The survey also showed that 65 percent of residents surveyed would support or strongly support public funding for the downtown area. Opposing this were 22 percent, and strongly opposing this were 5 percent. Ten percent indicated they were unsure about public funding for the downtown area.
For public funding of other projects, 50 percent indicated they would support or strongly support public funding of other projects.
“When it moves away from downtown, support goes down,” Morris noted.
The survey showed 66 percent of residents surveyed feel the value of city services is “good,” 18 percent said it is “only fair,” and 12 percent indicated they were “unsure.”
“People do feel like they are getting value for the taxes they are paying,” Morris said.
Other issues surveyed included fire protection, which 91 percent said is excellent/good service. Morris said this is one of the highest ratings he’s seen anywhere.
A high number of people polled, 95 percent, felt there are no unsafe areas in Delano, while 5 percent identified city parks and along the railroad tracks as being unsafe.
In regard to neighborhood police patrolling, 21 percent of residents felt there isn’t enough police presence in neighborhoods, while 76 percent feel the level of police patrolling is adequate. three percent said there is too much police patrolling.
Use of city and area parks is also high among residents polled, with 75 percent indicating they use the larger city parks, 70 percent use Lake Rebecca Park Reserve, and 64 percent indicating they use city trails.
Participants were asked whether they work outside of Delano, with 40 percent reporting they do not work outside of the city, 34 percent reporting they do, and 27 percent reporting they are unemployed or retired.
Of those surveyed, 52 percent said they felt they had a strong knowledge of the work of the mayor and city council, 25 percent said they had very little knowledge of their work, 17 percent said they had none at all, and 6 percent said they had a great deal of knowledge of the work the mayor and city council does.
For the job performance rating of the mayor and city council, 63 percent said they approve, 17 percent indicated they were unsure, 12 percent disapprove, 5 percent strongly disapprove, and 3 percent strongly approve.
Quality of service by city staff received high ratings from those polled, as well, with 69 percent of people indicating a good or excellent rating of city staff.
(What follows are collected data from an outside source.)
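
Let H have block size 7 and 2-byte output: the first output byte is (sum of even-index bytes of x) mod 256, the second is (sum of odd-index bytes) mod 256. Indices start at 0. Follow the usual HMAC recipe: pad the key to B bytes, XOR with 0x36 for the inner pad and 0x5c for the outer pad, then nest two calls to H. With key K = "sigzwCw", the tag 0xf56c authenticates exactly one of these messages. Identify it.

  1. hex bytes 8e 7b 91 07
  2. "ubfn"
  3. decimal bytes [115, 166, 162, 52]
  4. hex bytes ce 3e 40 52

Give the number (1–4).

3

Key "sigzwCw" = 73 69 67 7a 77 43 77 is exactly B = 7 bytes: K' = 73 69 67 7a 77 43 77.
K' ⊕ ipad = 45 5f 51 4c 41 75 41; K' ⊕ opad = 2f 35 3b 26 2b 1f 2b.
m1: inner = H(45 5f 51 4c 41 75 41 8e 7b 91 07) = 9a 3f; tag = H(2f 35 3b 26 2b 1f 2b 9a 3f) = ff14
m2: inner = H(45 5f 51 4c 41 75 41 75 62 66 6e) = e8 fb; tag = H(2f 35 3b 26 2b 1f 2b e8 fb) = bb62
m3: inner = H(45 5f 51 4c 41 75 41 73 a6 a2 34) = f2 35; tag = H(2f 35 3b 26 2b 1f 2b f2 35) = f56c ← matches
m4: inner = H(45 5f 51 4c 41 75 41 ce 3e 40 52) = a8 2e; tag = H(2f 35 3b 26 2b 1f 2b a8 2e) = ee22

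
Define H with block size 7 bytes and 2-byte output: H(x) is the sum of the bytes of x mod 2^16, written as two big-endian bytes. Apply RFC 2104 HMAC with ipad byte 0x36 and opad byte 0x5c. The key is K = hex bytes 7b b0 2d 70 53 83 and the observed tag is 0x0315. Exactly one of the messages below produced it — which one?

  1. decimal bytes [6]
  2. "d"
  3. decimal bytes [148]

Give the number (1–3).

Key hex bytes 7b b0 2d 70 53 83 is 6 bytes ≤ B = 7; zero-pad to 7 bytes: K' = 7b b0 2d 70 53 83 00.
K' ⊕ ipad = 4d 86 1b 46 65 b5 36; K' ⊕ opad = 27 ec 71 2c 0f df 5c.
m1: inner = H(4d 86 1b 46 65 b5 36 06) = 02 8a; tag = H(27 ec 71 2c 0f df 5c 02 8a) = 0386
m2: inner = H(4d 86 1b 46 65 b5 36 64) = 02 e8; tag = H(27 ec 71 2c 0f df 5c 02 e8) = 03e4
m3: inner = H(4d 86 1b 46 65 b5 36 94) = 03 18; tag = H(27 ec 71 2c 0f df 5c 03 18) = 0315 ← matches

3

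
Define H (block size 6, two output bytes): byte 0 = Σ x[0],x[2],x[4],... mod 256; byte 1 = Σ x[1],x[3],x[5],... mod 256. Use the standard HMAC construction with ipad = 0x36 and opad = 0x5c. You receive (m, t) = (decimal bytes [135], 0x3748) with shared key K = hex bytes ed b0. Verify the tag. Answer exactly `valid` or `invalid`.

invalid

Key hex bytes ed b0 is 2 bytes ≤ B = 6; zero-pad to 6 bytes: K' = ed b0 00 00 00 00.
K' ⊕ ipad = db 86 36 36 36 36; K' ⊕ opad = b1 ec 5c 5c 5c 5c.
Inner hash: even-index sum = 462 mod 256 = 206; odd-index sum = 242 mod 256 = 242 → ce f2.
Outer hash (recomputed tag): even-index sum = 567 mod 256 = 55; odd-index sum = 662 mod 256 = 150 → 37 96.
Recomputed tag = 3796; claimed = 3748 → mismatch.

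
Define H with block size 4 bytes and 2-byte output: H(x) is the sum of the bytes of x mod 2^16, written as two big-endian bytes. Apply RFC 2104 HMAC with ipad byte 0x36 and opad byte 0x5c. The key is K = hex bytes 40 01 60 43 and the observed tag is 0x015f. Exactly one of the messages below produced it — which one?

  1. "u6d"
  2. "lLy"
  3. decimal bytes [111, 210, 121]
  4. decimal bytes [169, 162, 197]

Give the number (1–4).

Key hex bytes 40 01 60 43 is exactly B = 4 bytes: K' = 40 01 60 43.
K' ⊕ ipad = 76 37 56 75; K' ⊕ opad = 1c 5d 3c 1f.
m1: inner = H(76 37 56 75 75 36 64) = 02 87; tag = H(1c 5d 3c 1f 02 87) = 015d
m2: inner = H(76 37 56 75 6c 4c 79) = 02 a9; tag = H(1c 5d 3c 1f 02 a9) = 017f
m3: inner = H(76 37 56 75 6f d2 79) = 03 32; tag = H(1c 5d 3c 1f 03 32) = 0109
m4: inner = H(76 37 56 75 a9 a2 c5) = 03 88; tag = H(1c 5d 3c 1f 03 88) = 015f ← matches

4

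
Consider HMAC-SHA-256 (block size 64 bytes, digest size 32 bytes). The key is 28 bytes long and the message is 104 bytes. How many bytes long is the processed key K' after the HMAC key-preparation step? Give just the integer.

Key is 28 ≤ 64 bytes, zero-padded: |K'| = 64.

64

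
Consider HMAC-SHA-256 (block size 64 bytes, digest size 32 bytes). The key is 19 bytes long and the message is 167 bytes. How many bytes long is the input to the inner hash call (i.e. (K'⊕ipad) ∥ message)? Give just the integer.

231

Key is 19 ≤ 64 bytes, zero-padded: |K'| = 64.
Inner input = (K'⊕ipad) ∥ m → 64 + 167 = 231 bytes.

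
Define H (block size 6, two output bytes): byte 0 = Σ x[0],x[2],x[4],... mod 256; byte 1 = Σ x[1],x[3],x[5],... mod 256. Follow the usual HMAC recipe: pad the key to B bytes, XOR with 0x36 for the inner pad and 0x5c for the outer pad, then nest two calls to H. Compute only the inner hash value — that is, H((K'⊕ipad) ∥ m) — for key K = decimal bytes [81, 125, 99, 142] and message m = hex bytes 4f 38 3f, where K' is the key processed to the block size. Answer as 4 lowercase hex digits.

Key decimal bytes [81, 125, 99, 142] = 51 7d 63 8e is 4 bytes ≤ B = 6; zero-pad to 6 bytes: K' = 51 7d 63 8e 00 00.
K' ⊕ ipad = 67 4b 55 b8 36 36.
Inner input = 67 4b 55 b8 36 36 ∥ 4f 38 3f.
Inner hash: even-index sum = 384 mod 256 = 128; odd-index sum = 369 mod 256 = 113 → 80 71.

8071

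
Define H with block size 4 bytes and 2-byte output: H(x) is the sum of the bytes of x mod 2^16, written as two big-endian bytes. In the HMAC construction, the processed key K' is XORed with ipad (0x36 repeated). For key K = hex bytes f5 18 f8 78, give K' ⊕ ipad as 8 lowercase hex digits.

Key hex bytes f5 18 f8 78 is exactly B = 4 bytes: K' = f5 18 f8 78.
XOR each byte with 0x36: f5⊕36=c3, 18⊕36=2e, f8⊕36=ce, 78⊕36=4e.

c32ece4e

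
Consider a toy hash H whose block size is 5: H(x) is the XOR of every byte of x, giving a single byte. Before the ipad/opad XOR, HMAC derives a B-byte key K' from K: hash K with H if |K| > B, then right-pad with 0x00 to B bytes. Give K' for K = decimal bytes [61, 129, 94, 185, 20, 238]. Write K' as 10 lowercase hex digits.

|K| = 6 > B = 5, so first hash the key.
H(K): XOR 3d⊕81⊕5e⊕b9⊕14⊕ee = a1.
Zero-pad H(K) = a1 to 5 bytes: K' = a1 00 00 00 00.

a100000000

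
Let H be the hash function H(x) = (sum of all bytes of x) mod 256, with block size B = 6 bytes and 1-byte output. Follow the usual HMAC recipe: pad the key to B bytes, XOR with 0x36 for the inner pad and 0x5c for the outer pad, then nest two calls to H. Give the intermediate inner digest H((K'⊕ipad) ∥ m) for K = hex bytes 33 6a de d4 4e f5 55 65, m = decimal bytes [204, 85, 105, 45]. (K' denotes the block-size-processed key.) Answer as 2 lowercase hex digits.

3f

Key hex bytes 33 6a de d4 4e f5 55 65 is 8 bytes > B = 6, so hash it first: H(key) = 4c, then zero-pad to 6 bytes: K' = 4c 00 00 00 00 00.
K' ⊕ ipad = 7a 36 36 36 36 36.
Inner input = 7a 36 36 36 36 36 ∥ cc 55 69 2d.
Inner hash: sum = 122+54+54+54+54+54+204+85+105+45 = 831; mod 256 = 63 → 3f.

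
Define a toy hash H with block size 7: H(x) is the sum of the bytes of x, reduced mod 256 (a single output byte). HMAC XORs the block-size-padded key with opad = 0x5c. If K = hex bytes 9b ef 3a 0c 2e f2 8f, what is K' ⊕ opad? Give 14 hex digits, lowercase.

c7b3665072aed3

Key hex bytes 9b ef 3a 0c 2e f2 8f is exactly B = 7 bytes: K' = 9b ef 3a 0c 2e f2 8f.
XOR each byte with 0x5c: 9b⊕5c=c7, ef⊕5c=b3, 3a⊕5c=66, 0c⊕5c=50, 2e⊕5c=72, f2⊕5c=ae, 8f⊕5c=d3.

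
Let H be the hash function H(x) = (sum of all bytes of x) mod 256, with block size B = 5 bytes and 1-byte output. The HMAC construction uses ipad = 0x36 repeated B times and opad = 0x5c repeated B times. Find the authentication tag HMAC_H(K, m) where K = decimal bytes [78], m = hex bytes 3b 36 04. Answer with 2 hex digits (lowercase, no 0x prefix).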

Morris said this is in the top three of the metro area cities his company has surveyed.
Of the 400 surveyed, 62 percent said they had not contacted the city hall during the past year, and 38 percent said they had. Waiting time, courtesy of staff, and ease of obtaining services all received around a 90 percent approval rating from residents polled.
As to where local residents obtain information, the local newspaper received an overwhelming majority, with 66 percent indicating they prefer to receive information from the newspaper.
Other responses included a mailed newsletter at 14 percent, cable television at 11 percent, word of mouth at 7 percent, and the city web site at 6 percent.
Decision Resources also asked a question about the city’s web site, with 53 percent indicating they have accessed the city’s web site, and 47 percent indicating they have not. It was noted those who have accessed the site found it easy to navigate and find what they were looking for.
“People are pleased with the way things are going in the city,” Morris concluded. Retail shopping, and even the use of public funds to obtain more retail shopping options, seemed to be the highest issue brought up by residents polled.
“In general, the city is just doing an extraordinary job,” Morris said.